Betta was in the spotlight again last week for all of the wrong reasons.
The Republican and his Democrat counterparts always seem to be at odds, but this time it wasn’t just his fellow commissioners that took umbrage with Betta. Sherriff John Mankey and District Attorney Lisa Lazzari-Strasiser joined John Vatavuk and Pamela Tokar-Ickes, who, like Betta, are county commissioners and members of the Somerset County prison board, in criticizing his actions.
The quartet drafted a letter rebuking Betta for what they say are unfounded allegations of misconduct at the county jail.
“It is unfortunate that a member of the prison board has publicly made allegations that impugn the integrity of the warden without adequate justification,” they wrote.

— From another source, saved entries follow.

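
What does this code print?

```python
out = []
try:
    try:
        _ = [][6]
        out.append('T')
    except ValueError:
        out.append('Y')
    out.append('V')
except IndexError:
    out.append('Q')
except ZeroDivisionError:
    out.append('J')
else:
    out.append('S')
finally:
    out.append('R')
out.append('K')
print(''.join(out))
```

Execution trace: 'Q' (except IndexError) → 'R' (finally) → 'K' (after the try/except). Output: QRK

Answer: QRK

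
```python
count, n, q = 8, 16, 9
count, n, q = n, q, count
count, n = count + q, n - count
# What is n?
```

Trace:
`count, n, q = 8, 16, 9` → count = 8; n = 16; q = 9
`count, n, q = n, q, count` → count = 16; n = 9; q = 8
`count, n = count + q, n - count` → count = 24; n = -7
So n = -7

Answer: -7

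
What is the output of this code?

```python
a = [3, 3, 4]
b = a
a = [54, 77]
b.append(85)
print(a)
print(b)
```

Key concept: rebinding vs mutation: a is rebound to a new list, b still points at the original.
Step by step:
`a = [3, 3, 4]` → a = [3, 3, 4]
`b = a` → b = [3, 3, 4] (same object as a)
`a = [54, 77]` → a = [54, 77]
`b.append(85)` → b = [3, 3, 4, 85]
`print(a)` → prints [54, 77]
`print(b)` → prints [3, 3, 4, 85]

Answer:
[54, 77]
[3, 3, 4, 85]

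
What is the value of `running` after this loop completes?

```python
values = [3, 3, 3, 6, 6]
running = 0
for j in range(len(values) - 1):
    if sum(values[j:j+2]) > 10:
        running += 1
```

Count windows with sum > 10
`running` takes the values: 0 → 1

Answer: 1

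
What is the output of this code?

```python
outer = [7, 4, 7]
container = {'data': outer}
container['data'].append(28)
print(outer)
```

Key concept: dict holds reference to list.
Step by step:
`outer = [7, 4, 7]` → outer = [7, 4, 7]
`container = {'data': outer}` → container = {'data': [7, 4, 7]}
`container['data'].append(28)` → outer = [7, 4, 7, 28]; container = {'data': [7, 4, 7, 28]}
`print(outer)` → prints [7, 4, 7, 28]

Answer: [7, 4, 7, 28]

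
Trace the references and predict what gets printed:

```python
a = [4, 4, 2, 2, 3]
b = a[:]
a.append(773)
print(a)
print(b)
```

Key concept: slice [:] creates copy.
Step by step:
`a = [4, 4, 2, 2, 3]` → a = [4, 4, 2, 2, 3]
`b = a[:]` → b = [4, 4, 2, 2, 3]
`a.append(773)` → a = [4, 4, 2, 2, 3, 773]
`print(a)` → prints [4, 4, 2, 2, 3, 773]
`print(b)` → prints [4, 4, 2, 2, 3]

Answer:
[4, 4, 2, 2, 3, 773]
[4, 4, 2, 2, 3]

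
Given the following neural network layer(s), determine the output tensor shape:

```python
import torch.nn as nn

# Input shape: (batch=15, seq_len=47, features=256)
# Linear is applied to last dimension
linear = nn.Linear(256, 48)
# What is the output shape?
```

Input: (15, 47, 256) -> Output: (15, 47, 48)

Answer: (15, 47, 48)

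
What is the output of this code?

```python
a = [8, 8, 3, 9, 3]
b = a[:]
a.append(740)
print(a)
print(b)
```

Key concept: slice [:] creates copy.
Step by step:
`a = [8, 8, 3, 9, 3]` → a = [8, 8, 3, 9, 3]
`b = a[:]` → b = [8, 8, 3, 9, 3]
`a.append(740)` → a = [8, 8, 3, 9, 3, 740]
`print(a)` → prints [8, 8, 3, 9, 3, 740]
`print(b)` → prints [8, 8, 3, 9, 3]

Answer:
[8, 8, 3, 9, 3, 740]
[8, 8, 3, 9, 3]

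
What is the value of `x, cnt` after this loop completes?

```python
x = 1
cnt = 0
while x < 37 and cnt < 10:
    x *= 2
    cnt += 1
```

Double until >= 37 or 10 iterations
`x, cnt` takes the values: (1, 0) → (2, 0) → (2, 1) → (4, 1) → (4, 2) → (8, 2) → (8, 3) → (16, 3) → (16, 4) → (32, 4) → (32, 5) → (64, 5) → (64, 6)

Answer: 64, 6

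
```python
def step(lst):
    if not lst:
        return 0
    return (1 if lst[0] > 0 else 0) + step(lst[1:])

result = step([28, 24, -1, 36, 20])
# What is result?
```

Count of positive elements in [28, 24, -1, 36, 20] = 4

Answer: 4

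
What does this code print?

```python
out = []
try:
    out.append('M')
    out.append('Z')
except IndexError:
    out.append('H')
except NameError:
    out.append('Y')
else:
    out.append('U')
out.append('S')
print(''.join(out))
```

Execution trace: 'M' (try body) → 'Z' (try body, no exception) → 'U' (else) → 'S' (after the try/except). Output: MZUS

Answer: MZUS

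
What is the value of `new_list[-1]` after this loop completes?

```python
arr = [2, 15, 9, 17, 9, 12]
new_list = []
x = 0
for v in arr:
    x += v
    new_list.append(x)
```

Cumulative sum ends at 64
`new_list` takes the values: [] → [2] → [2, 17] → [2, 17, 26] → [2, 17, 26, 43] → [2, 17, 26, 43, 52] → [2, 17, 26, 43, 52, 64]
So `new_list[-1]` = 64

Answer: 64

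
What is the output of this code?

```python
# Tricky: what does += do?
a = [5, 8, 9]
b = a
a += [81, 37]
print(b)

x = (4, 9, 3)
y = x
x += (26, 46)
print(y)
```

Key concept: += behavior differs for mutable vs immutable.
Step by step:
`a = [5, 8, 9]` → a = [5, 8, 9]
`b = a` → b = [5, 8, 9] (same object as a)
`a += [81, 37]` → a = [5, 8, 9, 81, 37] (same object as b); b = [5, 8, 9, 81, 37] (same object as a)
`print(b)` → prints [5, 8, 9, 81, 37]
`x = (4, 9, 3)` → x = (4, 9, 3)
`y = x` → y = (4, 9, 3)
`x += (26, 46)` → x = (4, 9, 3, 26, 46)
`print(y)` → prints (4, 9, 3)

Answer:
[5, 8, 9, 81, 37]
(4, 9, 3)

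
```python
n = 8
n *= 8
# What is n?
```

Trace:
`n = 8` → n = 8
`n *= 8` → n = 64
So n = 64

Answer: 64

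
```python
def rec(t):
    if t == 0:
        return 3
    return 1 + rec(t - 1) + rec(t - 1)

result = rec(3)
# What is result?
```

rec(t) = 1 + 2·rec(t-1), rec(0)=3. Closed form: (3+1)·2^3 - 1 = 31.

Answer: 31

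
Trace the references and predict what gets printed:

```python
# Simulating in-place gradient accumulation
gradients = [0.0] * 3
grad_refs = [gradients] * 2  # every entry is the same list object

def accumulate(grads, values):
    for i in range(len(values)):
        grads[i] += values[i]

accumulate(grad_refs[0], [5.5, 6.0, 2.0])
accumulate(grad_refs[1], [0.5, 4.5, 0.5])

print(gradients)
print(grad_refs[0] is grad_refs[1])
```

Key concept: gradient accumulation aliasing.
Step by step:
`gradients = [0.0] * 3` → gradients = [0.0, 0.0, 0.0]
`grad_refs = [gradients] * 2` → grad_refs = [[0.0, 0.0, 0.0], [0.0, 0.0, 0.0]]
`accumulate(grad_refs[0], [5.5, 6.0, 2.0])` → gradients = [5.5, 6.0, 2.0]; grad_refs = [[5.5, 6.0, 2.0], [5.5, 6.0, 2.0]]
`accumulate(grad_refs[1], [0.5, 4.5, 0.5])` → gradients = [6.0, 10.5, 2.5]; grad_refs = [[6.0, 10.5, 2.5], [6.0, 10.5, 2.5]]
`print(gradients)` → prints [6.0, 10.5, 2.5]
`print(grad_refs[0] is grad_refs[1])` → prints True

Answer:
[6.0, 10.5, 2.5]
True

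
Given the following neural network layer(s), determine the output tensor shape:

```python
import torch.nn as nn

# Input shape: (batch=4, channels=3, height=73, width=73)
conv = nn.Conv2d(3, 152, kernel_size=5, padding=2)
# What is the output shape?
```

Input: (4, 3, 73, 73) -> Output: (4, 152, 73, 73)

Answer: (4, 152, 73, 73)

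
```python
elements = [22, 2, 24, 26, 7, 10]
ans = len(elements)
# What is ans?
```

Trace:
`elements = [22, 2, 24, 26, 7, 10]` → elements = [22, 2, 24, 26, 7, 10]
`ans = len(elements)` → ans = 6
So ans = 6

Answer: 6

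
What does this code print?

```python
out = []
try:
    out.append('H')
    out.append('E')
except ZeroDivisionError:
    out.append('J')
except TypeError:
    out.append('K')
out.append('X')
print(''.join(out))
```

Execution trace: 'H' (try body) → 'E' (try body, no exception) → 'X' (after the try/except). Output: HEX

Answer: HEX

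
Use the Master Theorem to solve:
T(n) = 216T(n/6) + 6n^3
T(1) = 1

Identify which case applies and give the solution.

a=216, b=6, f(n)=6n^3. log_6(216) = 3. Since c=3 = 3, Case 2 applies: T(n) = Θ(n^log_b(a) · log n) = O(n^3 log n).

Answer: O(n^3 log n) - Case 2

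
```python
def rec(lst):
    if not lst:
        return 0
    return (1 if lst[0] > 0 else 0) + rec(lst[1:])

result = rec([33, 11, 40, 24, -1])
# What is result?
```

Count of positive elements in [33, 11, 40, 24, -1] = 4

Answer: 4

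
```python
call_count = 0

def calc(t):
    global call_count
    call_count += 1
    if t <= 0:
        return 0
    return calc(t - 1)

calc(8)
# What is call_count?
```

Linear recursion stepping by 1: 9 calls from t=8 down to ≤0.

Answer: 9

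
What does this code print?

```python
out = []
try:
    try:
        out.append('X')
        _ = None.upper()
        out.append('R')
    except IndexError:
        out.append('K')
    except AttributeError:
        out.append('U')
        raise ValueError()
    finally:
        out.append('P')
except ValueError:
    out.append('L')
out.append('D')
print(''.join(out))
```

Execution trace: 'X' (try body) → 'U' (except AttributeError) → 'P' (finally) → 'L' (outer except ValueError) → 'D' (after the try/except). Output: XUPLD

Answer: XUPLD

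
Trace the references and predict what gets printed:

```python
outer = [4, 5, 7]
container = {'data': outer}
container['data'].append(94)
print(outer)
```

Key concept: dict holds reference to list.
Step by step:
`outer = [4, 5, 7]` → outer = [4, 5, 7]
`container = {'data': outer}` → container = {'data': [4, 5, 7]}
`container['data'].append(94)` → outer = [4, 5, 7, 94]; container = {'data': [4, 5, 7, 94]}
`print(outer)` → prints [4, 5, 7, 94]

Answer: [4, 5, 7, 94]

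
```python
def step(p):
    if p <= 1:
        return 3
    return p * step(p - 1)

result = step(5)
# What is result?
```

step(5) = 5 * 4 * 3 * 2 * 3 = 360

Answer: 360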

The situation stems from the investigation of former guard Ronald Edward Lensbouer of Friedens. The 44-year-old was charged in June with sexual assault and harassment of two female guards he supervised.
Lensbouer’s conduct, if proven true, is deplorable.
So, too, was Betta’s decision to publicly state that he had evidence that jail Warden Greg Briggs did not turn over all information to Somerset Borough police during their investigation earlier that year.
Betta told our Randy Griffith that he asked Briggs if he ever covered up or failed to report evidence of sexual harassment.
“He said ‘No’; end of story,” Betta said. “I’ve got a statement to the effect that he did (withhold evidence). I am not ready to reveal it.”
Why not? If Betta has such evidence, he should absolutely come forward with it. To publicly make the accusation against Briggs but then refuse to “reveal” it is ridiculous. This isn’t an episode of “Perry Mason.” Betta’s job isn’t to build to a dramatic conclusion and then unveil his evidence in an “Aha!” moment.
It’s not our place to determine whether or not Briggs did withhold evidence. Mankey and Lazzari-Strasiser are charged with making such determinations, and they say that Betta was out of line with his accusation.
“I felt there was no room for interpretation of what he was alleging,” Lazzari-Strasiser said. “He was alleging that the warden was part of a cover-up. That was clearly not the case.”
We trust the district attorney to make such decisions, as do the voters who elected her.
The voters of Somerset County also elected Betta, although we wonder how many now regret that decision.
Although Somerset County Commissioner Joe Betta was a Republican when he was elected to office in 2011, he left the party less than a year later to become an independent.